Forget the idea of "reprint". The color is similar, but anyone taking an imperf reprint, perfing it badly and adding a rather smudgy cancel would be an idiot.
Save your money for a certificate for this. Check the APS site and see what certificates cost. Compare with catalog values. This is probably SCV $30 or so. Ah, but there's a catch to that. The Scott prices are for sound perfed examples with margins clear of the design, very difficult for these. With margins cutting, the price drops tremendously. Heavy cancels, tiny faults drop the price even more. Typical off-center Chalon Head collections with varying degrees of faults sell for a few per cent of CV. Similarly for imperfs, those big CVs are for 4-margin stamps with large margins for the issue. Even stamps with almost 4 margins showing are a fairly low percentage of CV.

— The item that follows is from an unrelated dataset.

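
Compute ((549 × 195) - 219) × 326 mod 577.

549 × 195 = 107055 ≡ 310 (mod 577)
310 - 219 = 91
91 × 326 = 29666 ≡ 239 (mod 577)

239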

Now if you have a bunch of Chalon Heads and you want to identify them, separate imperf from perf, then separate each of those groups by watermark. Then go through Scott or whatever catalog starting from the beginning of New Zealand and check for characteristics of each issue, one by one. There are really no shortcuts until you have learned the issue better. You can bring them here for ID but don't show 50 of them at once and ask for identification.